Extendable and maintainable : Components are formed by a unified markup with its view logic, which actually makes the UI easy to extend and maintain.
Virtual DOM : React applications are blazing fast. The credit for this goes to the virtual DOM and its diffing algorithm.
One-way data flow : Two-way data binding is a great idea, but in real-world applications it produces more pain than benefits. One of the common drawbacks with two-way data binding is that you have no idea how your data gets updated. With one-way data flow, things are simple: you know exactly where data is mutating, which makes it easier to maintain and test your app.
In order to have a strong foundation of a new technology, its necessary to understand its core concepts. In the next section, you will explore a few unique concepts of React, which will takes you one step closer to understanding this amazing technology.
Virtual DOM
In all web applications one of the most expensive operations from which an app suffers is mutating the DOM. To solve this problem, React maintains a virtual representation of the DOM (as shown in Figure ), which is called Virtual DOM or VDOM. Along with a diffing algorithm, React Native is able to compute the delta against the actual DOM and only update the part of the DOM that is changed. The amount of change is therefore less, which leads to a blazing fast application. In the beginning of your application you might not see it, but as your project balloons to insane complexity (which usually happens in real-world apps) you will begin to see the benefits of a snappy experience for users.
Figure 1-1.
Virtual DOM and diffing algorithm operations
Manual DOM manipulation is messy, and keeping track of the previous state of the DOM is very hard. As shown in Figure , React solves this problem by keeping two copies of a virtual DOM. Next, a diffing algorithm is applied on these two virtual DOMs, which essentially checks for the changes that occurred and returns a stream of DOM operations. These DOM operations are then applied to the actual browser DOM.

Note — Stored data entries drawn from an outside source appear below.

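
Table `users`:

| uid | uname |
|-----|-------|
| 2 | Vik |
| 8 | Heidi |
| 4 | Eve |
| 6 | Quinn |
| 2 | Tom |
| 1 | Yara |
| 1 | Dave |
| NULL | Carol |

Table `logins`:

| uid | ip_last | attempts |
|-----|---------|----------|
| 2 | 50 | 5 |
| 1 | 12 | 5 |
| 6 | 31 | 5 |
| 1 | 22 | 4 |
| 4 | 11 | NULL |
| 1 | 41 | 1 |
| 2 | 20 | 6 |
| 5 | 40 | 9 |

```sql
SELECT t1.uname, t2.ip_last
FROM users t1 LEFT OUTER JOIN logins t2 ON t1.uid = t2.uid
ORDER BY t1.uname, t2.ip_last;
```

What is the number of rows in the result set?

LEFT JOIN keeps every row from `users`; unmatched rows get NULL for `logins`'s columns.
Matching on t1.uid = t2.uid. A NULL in a compared column never satisfies the condition.
- t1[0] uid=2 → 2 match(es) in t2 → 2 row(s).
- t1[1] uid=8 → no match; kept with NULLs on the t2 side.
- t1[2] uid=4 → 1 match(es) in t2 → 1 row(s).
- t1[3] uid=6 → 1 match(es) in t2 → 1 row(s).
- t1[4] uid=2 → 2 match(es) in t2 → 2 row(s).
- t1[5] uid=1 → 3 match(es) in t2 → 3 row(s).
- t1[6] uid=1 → 3 match(es) in t2 → 3 row(s).
- t1[7] uid=NULL → no match; kept with NULLs on the t2 side.
Total: 12 matched + 2 padded = 14 rows.

14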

Lets now understand in terms of components how a virtual DOM works. In React, every component has a state; this state is likely observable. Whenever there is a change in state, React essentially knows that this change requires a re-render. So when the application state changes, it generates a new VTree; once again the diff algorithm shared the DOM paths for required changes, as shown in Figure . This results in keeping manual DOM manipulation to the minimum.
Figure 1-2.
Components with virtual DOM
This feature of virtual DOM is not just important but a killer feature of React. DOM access is super slow, and humbly speaking, the world has made it worse by hitting the DOM again and again in most of the applications. To make your application fast, you should touch the DOM as little as possible, and this is beautifully handled by the implementation of virtual DOM. You wont notice this with a small and trivial application, but once your app grows to having thousands of DOM elements all trying to get updated, React will not let your performance feel the impact.
One-Way Data Flow
React is primarily the V in a MVC pattern but before you dive into the idea of one-way data flow in React, you must understand the challenges of MVC frameworks. One of the biggest challenges of a MVC framework is managing the view. As you know, the view component of the MVC framework is mainly the DOM representation. It is simple when you write code that interacts with the DOM, but it is very complicated for the framework to handle various DOM manipulations.
Traditional MVC views generally encompass a lot of heavy UI, and as the data changes even for a tiny element, it eventually re-renders the app again, and the cycle continues. The reason for this is that typically most of these MVC frameworks follow two-way data binding (see Figure ).